Susan B. Anthony was a prominent American social reformer and women's rights activist who made significant contributions to several causes:
- She was an early advocate for the abolition of slavery, working with leading abolitionists and serving as the New York state agent for the American Anti-Slavery Society.
- She was a key figure in the temperance movement advocating abstinence from alcohol and co-founded the New York Women's State Temperance Society after being barred from speaking at a temperance meeting due to her gender.
- Anthony dedicated much of her life to the women's suffrage movement, campaigning for women's right to vote. She co-founded the National Woman Suffrage Association in 1869 alongside Elizabeth Cady Stanton and was a driving force for the cause until her death.
- She worked on equal rights for women, including property rights for married women, and was influential in efforts that led to laws allowing married women greater property rights.
- In 1872, she was arrested for voting illegally in a presidential election, an act that helped propel national attention to women's suffrage.

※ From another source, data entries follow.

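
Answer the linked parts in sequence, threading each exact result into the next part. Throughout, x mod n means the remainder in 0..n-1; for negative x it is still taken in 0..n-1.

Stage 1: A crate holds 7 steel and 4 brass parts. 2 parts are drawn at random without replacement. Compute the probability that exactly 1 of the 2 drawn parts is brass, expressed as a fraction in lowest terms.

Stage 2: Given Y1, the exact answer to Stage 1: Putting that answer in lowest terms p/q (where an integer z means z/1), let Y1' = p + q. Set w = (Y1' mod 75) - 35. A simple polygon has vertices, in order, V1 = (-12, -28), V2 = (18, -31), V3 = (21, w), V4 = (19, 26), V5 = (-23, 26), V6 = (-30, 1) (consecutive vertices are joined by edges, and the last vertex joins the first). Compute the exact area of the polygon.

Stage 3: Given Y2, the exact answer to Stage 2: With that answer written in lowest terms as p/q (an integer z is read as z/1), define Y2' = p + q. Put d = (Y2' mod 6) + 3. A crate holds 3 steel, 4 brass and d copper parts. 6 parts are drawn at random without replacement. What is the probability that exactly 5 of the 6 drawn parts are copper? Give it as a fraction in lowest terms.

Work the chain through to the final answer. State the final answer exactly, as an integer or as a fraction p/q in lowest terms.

Stage 1: total draws C(11,2) = 55; favorable C(4,1)*C(7,1) = 28; P = 28/55; answer 28/55
Stage 2: Y1 = 28/55; threaded value p + q = 83; w = -27; cross terms: (-12*-31 - 18*-28)=876, (18*-27 - 21*-31)=165, (21*26 - 19*-27)=1059, (19*26 - -23*26)=1092, (-23*1 - -30*26)=757, (-30*-28 - -12*1)=852; twice the area = |4801| = 4801; area = 4801/2; answer 4801/2
Stage 3: Y2 = 4801/2; threaded value p + q = 4803; d = 6; total draws C(13,6) = 1716; favorable C(6,5)*C(7,1) = 42; P = 7/286; answer 7/286

7/286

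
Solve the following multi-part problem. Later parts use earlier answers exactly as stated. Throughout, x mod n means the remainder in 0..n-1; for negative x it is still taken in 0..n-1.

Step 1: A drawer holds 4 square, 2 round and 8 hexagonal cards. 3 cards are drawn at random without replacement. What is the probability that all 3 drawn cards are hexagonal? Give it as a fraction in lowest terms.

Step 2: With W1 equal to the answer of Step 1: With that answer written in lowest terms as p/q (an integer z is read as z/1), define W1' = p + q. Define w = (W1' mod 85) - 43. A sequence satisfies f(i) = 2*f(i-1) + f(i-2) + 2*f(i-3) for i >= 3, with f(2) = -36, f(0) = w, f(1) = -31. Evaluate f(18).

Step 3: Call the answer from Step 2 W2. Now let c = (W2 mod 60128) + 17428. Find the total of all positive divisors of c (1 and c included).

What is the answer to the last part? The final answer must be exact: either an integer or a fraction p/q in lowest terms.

156240

Step 1: total draws C(14,3) = 364; favorable C(8,3) = 56; P = 2/13; answer 2/13
Step 2: W1 = 2/13; threaded value p + q = 15; w = -28; f(3) = 2*(-36) + 1*(-31) + 2*(-28) = -159; iterating: f(3)=-159, f(4)=-416, f(5)=-1063, f(6)=-2860, f(7)=-7615, f(8)=-20216, f(9)=-53767, f(10)=-142980, f(11)=-380159, f(12)=-1010832, f(13)=-2687783, f(14)=-7146716, f(15)=-19002879, f(16)=-50528040, f(17)=-134352391, f(18)=-357238580; answer -357238580
Step 3: W2 = -357238580; c = 59424; 59424 = 2^5 * 3 * 619; sigma = (1 + 2 + 4 + 8 + 16 + 32) * (1 + 3) * (1 + 619) = 63 * 4 * 620 = 156240; answer 156240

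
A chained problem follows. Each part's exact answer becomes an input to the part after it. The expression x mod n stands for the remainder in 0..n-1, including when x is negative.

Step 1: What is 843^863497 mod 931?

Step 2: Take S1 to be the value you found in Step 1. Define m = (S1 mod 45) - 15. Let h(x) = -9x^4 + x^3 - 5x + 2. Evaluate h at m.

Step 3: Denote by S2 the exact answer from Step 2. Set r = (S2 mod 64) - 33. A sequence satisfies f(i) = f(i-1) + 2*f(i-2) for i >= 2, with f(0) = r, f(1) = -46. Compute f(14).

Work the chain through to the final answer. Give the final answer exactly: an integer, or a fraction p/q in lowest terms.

Step 1: squarings mod 931: 843^1=843, 843^2=296, 843^4=102, 843^8=163, 843^16=501, 843^32=562, 843^64=235, 843^128=296, 843^256=102, 843^512=163, 843^1024=501, 843^2048=562, 843^4096=235, 843^8192=296, 843^16384=102, 843^32768=163, 843^65536=501, 843^131072=562, 843^262144=235, 843^524288=296; 843^863497 = 843^1 * 843^8 * 843^256 * 843^1024 * 843^2048 * 843^8192 * 843^65536 * 843^262144 * 843^524288 = 710 (mod 931); answer 710
Step 2: S1 = 710; m = 20; -9*(20)^4 + 1*(20)^3 - 5*(20)^1 + 2 = (-1440000) + (8000) + (-100) + (2) = -1432098; answer -1432098
Step 3: S2 = -1432098; r = -3; f(2) = 1*(-46) + 2*(-3) = -52; iterating: f(2)=-52, f(3)=-144, f(4)=-248, f(5)=-536, f(6)=-1032, f(7)=-2104, f(8)=-4168, f(9)=-8376, f(10)=-16712, f(11)=-33464, f(12)=-66888, f(13)=-133816, f(14)=-267592; answer -267592

-267592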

- Anthony and her colleagues organized the Women's Loyal National League during the Civil War, conducting the largest petition drive at the time to support abolition.
- She helped found and funded organizations, published the women's rights newspaper The Revolution , and co-authored the multi-volume History of Woman Suffrage.
- Though she died before women won the right to vote, her work was instrumental in paving the way for the 19th Amendment to the U.S. Constitution, which granted women suffrage and is often called the "Susan B. Anthony Amendment."
- Additionally, she persuaded the University of Rochester to admit women and was the first woman to appear on a U.S. coin, the Susan B. Anthony dollar.
Susan B. Anthony's lifelong activism significantly advanced women's rights and social reforms in the United States, particularly voting rights.